The preventative program, called the Baby Teeth Talk Study, is the first of its kind. The program aims to tackle tooth decay in Indigenous children, with a particular focus on decreasing the number who are treated under general anesthesia. As the lead investigator, Lawrence hopes to show that the program would dramatically improve the oral health of Indigenous children in the Sioux Lookout region — and across the world.
In the meantime, the Sioux Lookout-based dental department of the First Nations and Inuit Health Branch of Indigenous Services Canada regularly sends dental hygienists to isolated communities in the region. A team of hygienists typically visits every other month for up to two weeks at a time. While they’re on site, the hygienists provide a full complement of dental hygiene services, the cost of which is covered by the NIHB program. (Administered by Health Canada, the NIHB program covers a range of health-care services — such as dental and vision care — for registered First Nations and Inuit people who are not covered by other plans or programs.)

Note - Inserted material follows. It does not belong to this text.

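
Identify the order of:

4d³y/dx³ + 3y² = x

The order is 3 (highest derivative is of order 3).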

In 2004, the First Nations and Inuit Health Branch introduced the Children’s Oral Health Initiative in Ontario. In a statement in response to questions from TVO, a spokesperson for Indigenous Services Canada says the program resulted in a decrease in the severity of tooth decay for children from birth to age seven, over an eight-year period, in the first 25 communities that participated. Currently, there are 68 First Nations participating in the program.
Last fall the auditor general reported that Health Canada wasn’t sure if its dental health services were in fact having a positive impact on the oral health of Canada’s Indigenous people. In particular, the auditor noted a lack of dentists, dental hygienists and dental therapists to serve First Nations. Health Canada agreed with that finding, and committed to addressing the staffing shortfalls.
Indigenous Services Canada says it is working on a strategy to address the Auditor General’s findings, and says it will be finalized by June 30.